Isolation of cyanoformate suggests new carbon capture approaches


cyanoformate

The formation of the cyanoformate ion helps to explain why plants' ethylene producing enzymes aren't poisoned by cyanide © Science/AAAS

Researchers have for the first time isolated the fragile and elusive cyanoformate ion, and in doing so have not only opened up new avenues in the search for energetically efficient ways to capture carbon dioxide, but may have also solved a mystery that has baffled plant biochemists for decades.

An extensive global research effort has been underway in recent years to find ways of trapping carbon dioxide in a bid to stem greenhouse gas emissions. A key requirement is that the carbon dioxide binds only weakly to a sorbent so that this can be recycled at little cost.
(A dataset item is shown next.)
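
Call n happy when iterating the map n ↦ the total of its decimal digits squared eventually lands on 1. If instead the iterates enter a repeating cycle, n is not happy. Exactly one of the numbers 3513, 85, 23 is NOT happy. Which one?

3513: 3513 → 44 → 32 → 13 → 10 → 1  — reaches 1 (happy)
85: 85 → 89 → 145 → 42 → 20 → 4 → 16 → 37 → 58 → 89  — repeats 89 (not happy)
23: 23 → 13 → 10 → 1  — reaches 1 (happy)

85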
A team led by Jason Clyburne of St Mary’s University in Halifax, Canada, and Heikki Tuononen of the University of Jyväskylä in Finland, were investigating weakly bonded carbon dioxide compounds. ‘Cyanoformate came out as one of these,’ says Clyburne. ‘Its existence had been speculated on for years, but it had never been detected. We found a lot of references to it in the context of ethylene formation in plants.’

Ethylene is a key plant hormone whose biosynthesis produces cyanide and carbon dioxide as by-products. It has remained a puzzle why the cyanide does not instantly poison the iron-containing active site of the enzyme that catalyses ethylene’s production. It has been speculated that the cyanide and carbon dioxide react to create the cyanoformate anion, [NCCO2]-, which subsequently decomposes away from the active site, but this ion has never been detected. It is inherently highly unstable because the carbon dioxide needs to be bent into a highly strained configuration.

Complex stability

Computer-based calculations for the association of carbon dioxide and cyanide suggested that a stable albeit fragile anion could exist. ‘So we set out to isolate it,’ says Clyburne. ‘We used a trick which inorganic chemists often deploy by stabilising reactive species with a bulky ion,’ – in this case the tetraphenylphosphonium cation. When the team exposed a concentrated solution of [PPH4]CN in a non-polar ionic liquid solvent to carbon dioxide, within a few minutes crystals of cyanoformate formed at the bottom of the flask.

A key to the stability of the complex is the dielectric constant of the solvent, says Clyburne. The less polar the solvent, the more stable the complex.

‘The active site of an enzyme is very different to that of the bulk cell, and in many respects is almost like a vacuum,’ says Clyburne. ‘This environment could allow the CO2 and cyanide produced during ethylene synthesis to associate as cyanoformate. So the cyanide is cloaked by the CO2 and smuggled away from the sensitive iron centre in the active site before it reaches increasingly polar solutions in the cell’s cytosol and decomposes.’

Cyanide mimic?

The finding also suggests that solvent effects could open the way to finding other weakly-bound carbon dioxide complexes that may be useful for carbon capture technologies. ‘Clearly for carbon capture on a large scale, cyanide would not be feasible,’ says Clyburne. ‘But we might be able to design other molecules in appropriate solvents that can gently caress CO2 into reacting – a “green” cyanide mimic.’

Experts in carbon dioxide chemistry have applauded the new work. ‘This is a fantastically elegant reaction that the Clyburne–Tuononen team has performed, and the isolation, characterisation, and computational study of this molecule reads like a detective story,’ comments Richard Kemp of Sandia National Laboratories and the University of New Mexico in the US. ‘While this particular cyanoformate species is too delicate and unstable to be considered as a possible route into CO2 capture using cyanide, the ground-breaking work presented here indicates that those chemists working in chemical sequestration of CO2 may need to think about alternatives to the highly-electron withdrawing cyanide that were not previously considered possible in order to generate stable oligomers or polymers containing CO2 molecules. ’

Philip Jessop of Queen’s University in Ontario, Canada, says: ‘We know that CO2, a weak Lewis acid, binds to strong Lewis bases like hydroxide, alkoxides, guanidines and carbenes, but can it bind to weaker Lewis bases? Using a weaker base would make the regeneration step less energetically costly. One would have thought that the literature report of CO2 binding to fluoride was probably the limit, but apparently not. In a beautifully simple experiment, Clyburne and co-workers have managed to isolate the cyanoformate anion, in which cyanide is barely managing to bind the CO2.’